Spam and Phishing

Fordham University will never ask you to provide personally identifiable information (PII), such as your Fordham ID number (FIDN) via email. As a rule, do not send any PII through email. If you receive such a request via email, contact IT Customer Care.

Learn how to protect yourself against spam and phishing by taking our free, self-paced online Cyber Security Awareness training. It can be found under "My Courses" in Blackboard, accessed at

Spam is email you do not wish to receive. Most spam is commercial advertising, and its content is often inappropriate and sent to a large number of recipients. Spam can also be sent via instant messaging applications, cell phone texts, blogs, web forums, and other types of electronic media.

Phishing is an attempt to acquire personal sensitive information via email or website disguised as a legitimate page or company. Beware of requests for your phone number, account, PIN, and ID numbers, or your social security number. Fraudulent emails may be poorly written and even incoherent. 

Attackers may compromise legitimate email accounts belonging to people you know or to addresses by sending phishing email from these accounts.

Fordham Gmail is scanned for suspicious content. For more information, see our pages on spam filters and TAP (Targeted Attack Protection), for faculty and staff, which analyzes and blocks in real-time malicious URLs and attachments.

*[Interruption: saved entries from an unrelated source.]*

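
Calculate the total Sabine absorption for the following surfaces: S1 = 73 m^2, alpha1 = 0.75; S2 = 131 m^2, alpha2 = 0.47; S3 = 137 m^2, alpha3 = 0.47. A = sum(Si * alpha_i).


73 * 0.75 = 54.75
131 * 0.47 = 61.57
137 * 0.47 = 64.39
A_total = 54.75 + 61.57 + 64.39 = 180.71 m^2


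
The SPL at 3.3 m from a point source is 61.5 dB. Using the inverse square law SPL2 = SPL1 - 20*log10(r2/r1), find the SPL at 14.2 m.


r2/r1 = 14.2/3.3 = 4.30303
Correction = 20*log10(4.30303) = 12.6755 dB
SPL2 = 61.5 - 12.6755 = 48.825 dB


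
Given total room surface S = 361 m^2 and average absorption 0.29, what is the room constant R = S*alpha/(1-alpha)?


R = 361 * 0.29 / (1 - 0.29) = 147.45 m^2


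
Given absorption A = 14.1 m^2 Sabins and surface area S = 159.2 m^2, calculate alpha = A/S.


Absorption coefficient = absorbed power / incident power
alpha = A / S = 14.1 / 159.2 = 0.088568


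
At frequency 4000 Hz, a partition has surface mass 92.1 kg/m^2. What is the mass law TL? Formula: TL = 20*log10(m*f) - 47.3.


m * f = 92.1 * 4000 = 368400
20*log10(368400) = 111.326 dB
TL = 111.326 - 47.3 = 64.026 dB


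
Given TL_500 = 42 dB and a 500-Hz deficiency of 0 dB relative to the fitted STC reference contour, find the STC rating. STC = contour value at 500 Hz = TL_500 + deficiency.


By ASTM E413, STC = value of the fitted reference contour at 500 Hz.
Contour value at 500 Hz = TL_500 + deficiency = 42 + 0 = 42
STC = 42


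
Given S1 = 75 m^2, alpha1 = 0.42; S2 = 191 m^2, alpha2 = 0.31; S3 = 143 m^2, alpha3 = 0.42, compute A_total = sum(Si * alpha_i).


75 * 0.42 = 31.5
191 * 0.31 = 59.21
143 * 0.42 = 60.06
A_total = 31.5 + 59.21 + 60.06 = 150.77 m^2


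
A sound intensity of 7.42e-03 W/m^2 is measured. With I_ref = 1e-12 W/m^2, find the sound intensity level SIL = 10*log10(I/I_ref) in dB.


I / I_ref = 7.42e-03 / 1e-12 = 7.42e+09
SIL = 10 * log10(7.42e+09) = 98.704 dB


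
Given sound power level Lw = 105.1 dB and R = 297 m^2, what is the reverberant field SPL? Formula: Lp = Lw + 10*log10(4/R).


4/R = 4/297 = 0.013468
Lp = 105.1 + 10*log10(0.013468) = 86.393 dB


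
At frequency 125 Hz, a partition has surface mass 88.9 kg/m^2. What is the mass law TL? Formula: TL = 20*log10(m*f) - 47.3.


m * f = 88.9 * 125 = 11112.5
20*log10(11112.5) = 80.9162 dB
TL = 80.9162 - 47.3 = 33.616 dB


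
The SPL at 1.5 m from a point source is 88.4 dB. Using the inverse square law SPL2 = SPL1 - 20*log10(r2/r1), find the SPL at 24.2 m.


r2/r1 = 24.2/1.5 = 16.1333
Correction = 20*log10(16.1333) = 24.1545 dB
SPL2 = 88.4 - 24.1545 = 64.246 dB


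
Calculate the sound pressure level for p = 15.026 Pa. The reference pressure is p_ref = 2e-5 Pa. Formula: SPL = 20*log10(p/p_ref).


p / p_ref = 15.026 / 2e-5 = 751300
SPL = 20 * log10(751300) = 117.52 dB


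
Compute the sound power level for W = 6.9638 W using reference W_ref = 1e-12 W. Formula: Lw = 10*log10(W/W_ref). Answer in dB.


W / W_ref = 6.9638 / 1e-12 = 6.9638e+12
Lw = 10 * log10(6.9638e+12) = 128.43 dB


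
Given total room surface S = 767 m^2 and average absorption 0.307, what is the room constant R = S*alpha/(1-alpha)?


R = 767 * 0.307 / (1 - 0.307) = 339.78 m^2


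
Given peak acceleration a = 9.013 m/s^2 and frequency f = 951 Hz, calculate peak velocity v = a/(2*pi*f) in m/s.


omega = 2*pi*f = 2*pi*951 = 5975.31 rad/s
v = a / omega = 9.013 / 5975.31 = 0.0015084 m/s


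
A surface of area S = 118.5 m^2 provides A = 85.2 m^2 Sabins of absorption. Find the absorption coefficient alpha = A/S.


Absorption coefficient = absorbed power / incident power
alpha = A / S = 85.2 / 118.5 = 0.71899


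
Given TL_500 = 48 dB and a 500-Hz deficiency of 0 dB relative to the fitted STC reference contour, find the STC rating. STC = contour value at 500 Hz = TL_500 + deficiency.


By ASTM E413, STC = value of the fitted reference contour at 500 Hz.
Contour value at 500 Hz = TL_500 + deficiency = 48 + 0 = 48
STC = 48


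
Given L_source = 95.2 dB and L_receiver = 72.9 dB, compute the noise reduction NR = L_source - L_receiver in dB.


NR = L_source - L_receiver (difference between source and receiving room levels)
NR = 95.2 - 72.9 = 22.3 dB


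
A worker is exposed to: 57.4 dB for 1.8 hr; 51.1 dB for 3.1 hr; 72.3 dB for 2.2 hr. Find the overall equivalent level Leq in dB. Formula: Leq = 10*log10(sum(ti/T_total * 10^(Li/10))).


T_total = 1.8 + 3.1 + 2.2 = 7.1 hr
(1.8/7.1) * 10^(57.4/10) = 139320
(3.1/7.1) * 10^(51.1/10) = 56247.5
(2.2/7.1) * 10^(72.3/10) = 5.26216e+06
Sum = 139320 + 56247.5 + 5.26216e+06 = 5.45773e+06
Leq = 10*log10(5.45773e+06) = 67.37 dB


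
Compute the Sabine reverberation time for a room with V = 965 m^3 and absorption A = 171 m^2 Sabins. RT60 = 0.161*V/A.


RT60 = 0.161 * 965 / 171 = 0.90857 s


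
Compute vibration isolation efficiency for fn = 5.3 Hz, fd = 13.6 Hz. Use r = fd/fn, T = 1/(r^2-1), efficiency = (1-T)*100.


r = 13.6 / 5.3 = 2.56604
r^2 - 1 = 2.56604^2 - 1 = 5.58456
T = 1/5.58456 = 0.179065
Efficiency = (1 - 0.179065)*100 = 82.093 %


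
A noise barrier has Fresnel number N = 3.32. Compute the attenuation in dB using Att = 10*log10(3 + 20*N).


3 + 20*N = 3 + 20*3.32 = 69.4
Att = 10*log10(69.4) = 18.414 dB


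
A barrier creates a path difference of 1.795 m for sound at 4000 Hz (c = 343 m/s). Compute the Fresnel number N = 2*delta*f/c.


N = 2*delta*f/c = 2*delta/lambda, where lambda = c/f
lambda = 343 / 4000 = 0.08575 m
N = 2 * 1.795 / 0.08575 = 41.866


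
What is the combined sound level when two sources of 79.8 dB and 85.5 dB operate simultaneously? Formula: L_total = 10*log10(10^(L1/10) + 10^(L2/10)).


10^(79.8/10) = 9.54993e+07
10^(85.5/10) = 3.54813e+08
Sum = 9.54993e+07 + 3.54813e+08 = 4.50312e+08
L_total = 10*log10(4.50312e+08) = 86.535 dB


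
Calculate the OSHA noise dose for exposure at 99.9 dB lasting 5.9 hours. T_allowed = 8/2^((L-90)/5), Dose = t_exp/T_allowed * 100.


T_allowed = 8 / 2^((99.9 - 90)/5) = 2.02792 hr
Dose = 5.9 / 2.02792 * 100 = 290.94 %


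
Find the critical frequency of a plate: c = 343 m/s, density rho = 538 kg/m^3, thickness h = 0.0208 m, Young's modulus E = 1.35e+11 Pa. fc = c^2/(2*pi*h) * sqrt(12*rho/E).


12*rho/E = 12*538/1.35e+11 = 4.78222e-08
sqrt(12*rho/E) = sqrt(4.78222e-08) = 0.000218683
c^2/(2*pi*h) = 343^2/(2*pi*0.0208) = 900212
fc = 900212 * 0.000218683 = 196.86 Hz


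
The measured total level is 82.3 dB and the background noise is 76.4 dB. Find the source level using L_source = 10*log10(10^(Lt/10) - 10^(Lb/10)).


10^(82.3/10) = 1.69824e+08
10^(76.4/10) = 4.36516e+07
Difference = 1.69824e+08 - 4.36516e+07 = 1.26172e+08
L_source = 10*log10(1.26172e+08) = 81.01 dB


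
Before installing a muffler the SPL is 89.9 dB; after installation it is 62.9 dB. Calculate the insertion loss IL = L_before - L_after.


Insertion loss = SPL without muffler - SPL with muffler
IL = 89.9 - 62.9 = 27 dB


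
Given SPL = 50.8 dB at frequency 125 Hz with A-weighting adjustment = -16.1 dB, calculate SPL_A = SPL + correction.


A-weighting table: 125 Hz -> -16.1 dB correction
SPL_A = SPL + correction = 50.8 + (-16.1) = 34.7 dBA


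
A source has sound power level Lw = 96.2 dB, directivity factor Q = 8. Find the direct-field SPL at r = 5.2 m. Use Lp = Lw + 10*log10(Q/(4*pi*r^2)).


4*pi*r^2 = 4*pi*5.2^2 = 339.795 m^2
Q / (4*pi*r^2) = 8 / 339.795 = 0.0235436
Lp = 96.2 + 10*log10(0.0235436) = 79.919 dB


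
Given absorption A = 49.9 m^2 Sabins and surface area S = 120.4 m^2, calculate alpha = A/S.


Absorption coefficient = absorbed power / incident power
alpha = A / S = 49.9 / 120.4 = 0.41445


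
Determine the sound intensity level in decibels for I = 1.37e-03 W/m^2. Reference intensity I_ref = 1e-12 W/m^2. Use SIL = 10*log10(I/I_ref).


I / I_ref = 1.37e-03 / 1e-12 = 1.37e+09
SIL = 10 * log10(1.37e+09) = 91.367 dB


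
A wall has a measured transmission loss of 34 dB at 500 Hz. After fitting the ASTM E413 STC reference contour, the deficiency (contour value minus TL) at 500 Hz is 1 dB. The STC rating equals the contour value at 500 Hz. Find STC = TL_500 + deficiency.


By ASTM E413, STC = value of the fitted reference contour at 500 Hz.
Contour value at 500 Hz = TL_500 + deficiency = 34 + 1 = 35
STC = 35


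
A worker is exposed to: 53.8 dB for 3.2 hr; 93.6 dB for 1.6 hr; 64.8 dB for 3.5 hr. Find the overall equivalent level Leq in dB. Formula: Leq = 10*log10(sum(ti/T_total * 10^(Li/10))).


T_total = 3.2 + 1.6 + 3.5 = 8.3 hr
(3.2/8.3) * 10^(53.8/10) = 92485.1
(1.6/8.3) * 10^(93.6/10) = 4.41613e+08
(3.5/8.3) * 10^(64.8/10) = 1.27347e+06
Sum = 92485.1 + 4.41613e+08 + 1.27347e+06 = 4.42979e+08
Leq = 10*log10(4.42979e+08) = 86.464 dB


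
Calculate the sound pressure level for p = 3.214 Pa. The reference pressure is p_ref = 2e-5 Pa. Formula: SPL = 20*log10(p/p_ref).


p / p_ref = 3.214 / 2e-5 = 160700
SPL = 20 * log10(160700) = 104.12 dB


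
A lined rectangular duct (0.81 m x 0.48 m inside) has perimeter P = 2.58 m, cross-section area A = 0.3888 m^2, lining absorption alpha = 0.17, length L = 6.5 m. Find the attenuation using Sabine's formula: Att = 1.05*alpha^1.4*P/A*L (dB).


alpha^1.4 = 0.17^1.4 = 0.0836813
Attenuation rate = 1.05 * alpha^1.4 * P / A
= 1.05 * 0.0836813 * 2.58 / 0.3888 = 0.583057 dB/m
Total Att = 0.583057 * 6.5 = 3.7899 dB


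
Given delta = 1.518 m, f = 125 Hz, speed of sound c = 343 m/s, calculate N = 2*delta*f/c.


N = 2*delta*f/c = 2*delta/lambda, where lambda = c/f
lambda = 343 / 125 = 2.744 m
N = 2 * 1.518 / 2.744 = 1.1064


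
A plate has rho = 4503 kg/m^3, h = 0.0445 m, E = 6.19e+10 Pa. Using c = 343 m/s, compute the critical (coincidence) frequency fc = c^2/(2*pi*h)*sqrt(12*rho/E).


12*rho/E = 12*4503/6.19e+10 = 8.72956e-07
sqrt(12*rho/E) = sqrt(8.72956e-07) = 0.000934321
c^2/(2*pi*h) = 343^2/(2*pi*0.0445) = 420773
fc = 420773 * 0.000934321 = 393.14 Hz


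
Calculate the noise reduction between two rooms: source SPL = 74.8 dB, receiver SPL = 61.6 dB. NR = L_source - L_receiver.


NR = L_source - L_receiver (difference between source and receiving room levels)
NR = 74.8 - 61.6 = 13.2 dB


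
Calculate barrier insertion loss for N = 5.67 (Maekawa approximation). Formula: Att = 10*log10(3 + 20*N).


3 + 20*N = 3 + 20*5.67 = 116.4
Att = 10*log10(116.4) = 20.66 dB


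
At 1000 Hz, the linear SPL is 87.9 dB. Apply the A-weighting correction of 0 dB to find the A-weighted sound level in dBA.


A-weighting table: 1000 Hz -> 0 dB correction
SPL_A = SPL + correction = 87.9 + (0) = 87.9 dBA


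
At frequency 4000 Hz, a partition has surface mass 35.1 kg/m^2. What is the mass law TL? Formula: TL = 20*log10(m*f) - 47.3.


m * f = 35.1 * 4000 = 140400
20*log10(140400) = 102.947 dB
TL = 102.947 - 47.3 = 55.647 dB


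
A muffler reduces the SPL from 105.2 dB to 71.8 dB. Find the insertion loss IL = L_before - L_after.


Insertion loss = SPL without muffler - SPL with muffler
IL = 105.2 - 71.8 = 33.4 dB


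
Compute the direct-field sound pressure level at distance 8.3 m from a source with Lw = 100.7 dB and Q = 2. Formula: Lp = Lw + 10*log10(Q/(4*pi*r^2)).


4*pi*r^2 = 4*pi*8.3^2 = 865.697 m^2
Q / (4*pi*r^2) = 2 / 865.697 = 0.00231028
Lp = 100.7 + 10*log10(0.00231028) = 74.337 dB


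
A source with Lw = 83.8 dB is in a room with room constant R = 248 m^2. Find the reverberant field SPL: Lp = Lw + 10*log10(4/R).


4/R = 4/248 = 0.016129
Lp = 83.8 + 10*log10(0.016129) = 65.876 dB


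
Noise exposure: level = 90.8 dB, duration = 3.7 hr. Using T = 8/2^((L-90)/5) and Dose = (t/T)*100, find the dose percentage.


T_allowed = 8 / 2^((90.8 - 90)/5) = 7.1602 hr
Dose = 3.7 / 7.1602 * 100 = 51.675 %


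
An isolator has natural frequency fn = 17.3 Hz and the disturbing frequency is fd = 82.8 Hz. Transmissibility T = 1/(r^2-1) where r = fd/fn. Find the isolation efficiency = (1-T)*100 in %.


r = 82.8 / 17.3 = 4.78613
r^2 - 1 = 4.78613^2 - 1 = 21.907
T = 1/21.907 = 0.0456475
Efficiency = (1 - 0.0456475)*100 = 95.435 %


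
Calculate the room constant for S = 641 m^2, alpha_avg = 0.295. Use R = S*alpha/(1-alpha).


R = 641 * 0.295 / (1 - 0.295) = 268.22 m^2


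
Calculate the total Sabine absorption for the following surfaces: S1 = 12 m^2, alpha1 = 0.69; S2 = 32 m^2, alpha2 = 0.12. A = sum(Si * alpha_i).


12 * 0.69 = 8.28
32 * 0.12 = 3.84
A_total = 8.28 + 3.84 = 12.12 m^2


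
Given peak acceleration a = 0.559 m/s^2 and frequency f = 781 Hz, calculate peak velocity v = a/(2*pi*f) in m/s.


omega = 2*pi*f = 2*pi*781 = 4907.17 rad/s
v = a / omega = 0.559 / 4907.17 = 0.00011391 m/s


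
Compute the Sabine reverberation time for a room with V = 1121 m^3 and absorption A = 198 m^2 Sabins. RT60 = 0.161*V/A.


RT60 = 0.161 * 1121 / 198 = 0.91152 s


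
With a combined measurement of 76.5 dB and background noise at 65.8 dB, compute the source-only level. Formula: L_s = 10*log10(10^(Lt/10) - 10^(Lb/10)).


10^(76.5/10) = 4.46684e+07
10^(65.8/10) = 3.80189e+06
Difference = 4.46684e+07 - 3.80189e+06 = 4.08665e+07
L_source = 10*log10(4.08665e+07) = 76.114 dB


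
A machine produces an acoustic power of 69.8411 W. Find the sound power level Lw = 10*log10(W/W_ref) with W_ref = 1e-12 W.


W / W_ref = 69.8411 / 1e-12 = 6.98411e+13
Lw = 10 * log10(6.98411e+13) = 138.44 dB


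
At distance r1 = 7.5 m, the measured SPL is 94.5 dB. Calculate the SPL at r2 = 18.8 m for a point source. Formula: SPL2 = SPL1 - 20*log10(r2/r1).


r2/r1 = 18.8/7.5 = 2.50667
Correction = 20*log10(2.50667) = 7.98194 dB
SPL2 = 94.5 - 7.98194 = 86.518 dB


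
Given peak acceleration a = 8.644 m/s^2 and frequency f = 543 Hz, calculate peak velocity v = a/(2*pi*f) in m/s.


omega = 2*pi*f = 2*pi*543 = 3411.77 rad/s
v = a / omega = 8.644 / 3411.77 = 0.0025336 m/s


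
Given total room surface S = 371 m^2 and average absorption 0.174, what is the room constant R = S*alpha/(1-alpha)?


R = 371 * 0.174 / (1 - 0.174) = 78.153 m^2


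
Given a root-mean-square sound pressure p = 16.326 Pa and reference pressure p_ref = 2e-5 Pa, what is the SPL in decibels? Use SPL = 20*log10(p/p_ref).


p / p_ref = 16.326 / 2e-5 = 816300
SPL = 20 * log10(816300) = 118.24 dB


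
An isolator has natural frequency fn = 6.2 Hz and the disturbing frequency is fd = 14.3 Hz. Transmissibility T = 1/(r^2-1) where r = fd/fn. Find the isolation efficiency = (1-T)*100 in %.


r = 14.3 / 6.2 = 2.30645
r^2 - 1 = 2.30645^2 - 1 = 4.31971
T = 1/4.31971 = 0.231497
Efficiency = (1 - 0.231497)*100 = 76.85 %


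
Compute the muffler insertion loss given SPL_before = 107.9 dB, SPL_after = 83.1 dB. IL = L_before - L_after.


Insertion loss = SPL without muffler - SPL with muffler
IL = 107.9 - 83.1 = 24.8 dB


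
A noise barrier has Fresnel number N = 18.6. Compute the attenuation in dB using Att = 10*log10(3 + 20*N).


3 + 20*N = 3 + 20*18.6 = 375
Att = 10*log10(375) = 25.74 dB


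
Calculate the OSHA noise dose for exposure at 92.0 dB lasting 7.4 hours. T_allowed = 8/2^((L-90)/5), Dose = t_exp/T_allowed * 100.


T_allowed = 8 / 2^((92.0 - 90)/5) = 6.06287 hr
Dose = 7.4 / 6.06287 * 100 = 122.05 %


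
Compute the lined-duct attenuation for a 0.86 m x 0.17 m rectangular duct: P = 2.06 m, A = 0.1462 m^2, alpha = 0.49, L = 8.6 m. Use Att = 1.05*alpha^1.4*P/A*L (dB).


alpha^1.4 = 0.49^1.4 = 0.368362
Attenuation rate = 1.05 * alpha^1.4 * P / A
= 1.05 * 0.368362 * 2.06 / 0.1462 = 5.44984 dB/m
Total Att = 5.44984 * 8.6 = 46.869 dB


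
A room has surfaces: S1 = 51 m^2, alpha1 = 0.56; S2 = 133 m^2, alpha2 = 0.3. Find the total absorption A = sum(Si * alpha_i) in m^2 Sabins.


51 * 0.56 = 28.56
133 * 0.3 = 39.9
A_total = 28.56 + 39.9 = 68.46 m^2


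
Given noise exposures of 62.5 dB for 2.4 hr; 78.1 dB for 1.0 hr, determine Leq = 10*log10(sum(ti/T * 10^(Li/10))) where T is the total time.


T_total = 2.4 + 1.0 = 3.4 hr
(2.4/3.4) * 10^(62.5/10) = 1.25526e+06
(1.0/3.4) * 10^(78.1/10) = 1.89898e+07
Sum = 1.25526e+06 + 1.89898e+07 = 2.02451e+07
Leq = 10*log10(2.02451e+07) = 73.063 dB


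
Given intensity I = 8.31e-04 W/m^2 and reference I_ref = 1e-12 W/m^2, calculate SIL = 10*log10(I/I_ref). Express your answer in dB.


I / I_ref = 8.31e-04 / 1e-12 = 8.31e+08
SIL = 10 * log10(8.31e+08) = 89.196 dB


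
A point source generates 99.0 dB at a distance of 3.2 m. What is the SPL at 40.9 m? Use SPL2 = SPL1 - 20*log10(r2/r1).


r2/r1 = 40.9/3.2 = 12.7812
Correction = 20*log10(12.7812) = 22.1314 dB
SPL2 = 99.0 - 22.1314 = 76.869 dB


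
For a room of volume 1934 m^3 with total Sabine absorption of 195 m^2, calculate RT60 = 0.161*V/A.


RT60 = 0.161 * 1934 / 195 = 1.5968 s


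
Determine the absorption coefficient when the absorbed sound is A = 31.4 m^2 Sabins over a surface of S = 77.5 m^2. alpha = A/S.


Absorption coefficient = absorbed power / incident power
alpha = A / S = 31.4 / 77.5 = 0.40516


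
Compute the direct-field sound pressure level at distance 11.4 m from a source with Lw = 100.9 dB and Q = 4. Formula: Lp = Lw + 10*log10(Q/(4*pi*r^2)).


4*pi*r^2 = 4*pi*11.4^2 = 1633.13 m^2
Q / (4*pi*r^2) = 4 / 1633.13 = 0.00244928
Lp = 100.9 + 10*log10(0.00244928) = 74.79 dB


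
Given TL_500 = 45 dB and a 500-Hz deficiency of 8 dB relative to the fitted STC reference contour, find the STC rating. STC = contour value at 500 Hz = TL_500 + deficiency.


By ASTM E413, STC = value of the fitted reference contour at 500 Hz.
Contour value at 500 Hz = TL_500 + deficiency = 45 + 8 = 53
STC = 53


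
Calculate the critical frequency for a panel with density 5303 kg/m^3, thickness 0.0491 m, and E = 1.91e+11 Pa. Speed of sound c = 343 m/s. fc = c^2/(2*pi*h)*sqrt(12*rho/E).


12*rho/E = 12*5303/1.91e+11 = 3.33173e-07
sqrt(12*rho/E) = sqrt(3.33173e-07) = 0.000577211
c^2/(2*pi*h) = 343^2/(2*pi*0.0491) = 381353
fc = 381353 * 0.000577211 = 220.12 Hz


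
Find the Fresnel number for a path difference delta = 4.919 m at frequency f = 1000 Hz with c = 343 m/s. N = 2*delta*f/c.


N = 2*delta*f/c = 2*delta/lambda, where lambda = c/f
lambda = 343 / 1000 = 0.343 m
N = 2 * 4.919 / 0.343 = 28.682


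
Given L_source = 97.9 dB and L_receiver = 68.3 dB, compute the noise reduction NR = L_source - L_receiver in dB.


NR = L_source - L_receiver (difference between source and receiving room levels)
NR = 97.9 - 68.3 = 29.6 dB


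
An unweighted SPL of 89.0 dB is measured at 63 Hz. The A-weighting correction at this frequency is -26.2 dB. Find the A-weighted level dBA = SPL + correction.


A-weighting table: 63 Hz -> -26.2 dB correction
SPL_A = SPL + correction = 89.0 + (-26.2) = 62.8 dBA


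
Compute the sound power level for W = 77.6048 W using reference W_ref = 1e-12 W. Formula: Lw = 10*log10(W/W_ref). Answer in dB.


W / W_ref = 77.6048 / 1e-12 = 7.76048e+13
Lw = 10 * log10(7.76048e+13) = 138.9 dB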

Identify fraudulent emails
If you are unsure of a link in an email, mouse over--but don't click--on the link. A small pop-up window will appear that shows the actual URL that the link connects to. If the URL doesn't match, or the URL is not from a domain or company you are familiar with, then there is a good chance that this it is a fraudulent email and the site is not legitimate.

Most URLs for organizations and companies use URLS that begin with https://. The "S" stands for secure; http:// is not a secure connection.  

If the email is from Fordham, it

  • Will come from a email account
  • Will not contain a generic greeting, for example, "EDU Webmail Users," or have no greeting at all 
  • Will not request that you respond to a non-Fordham email address
  • Should be signed by a Fordham employee or department.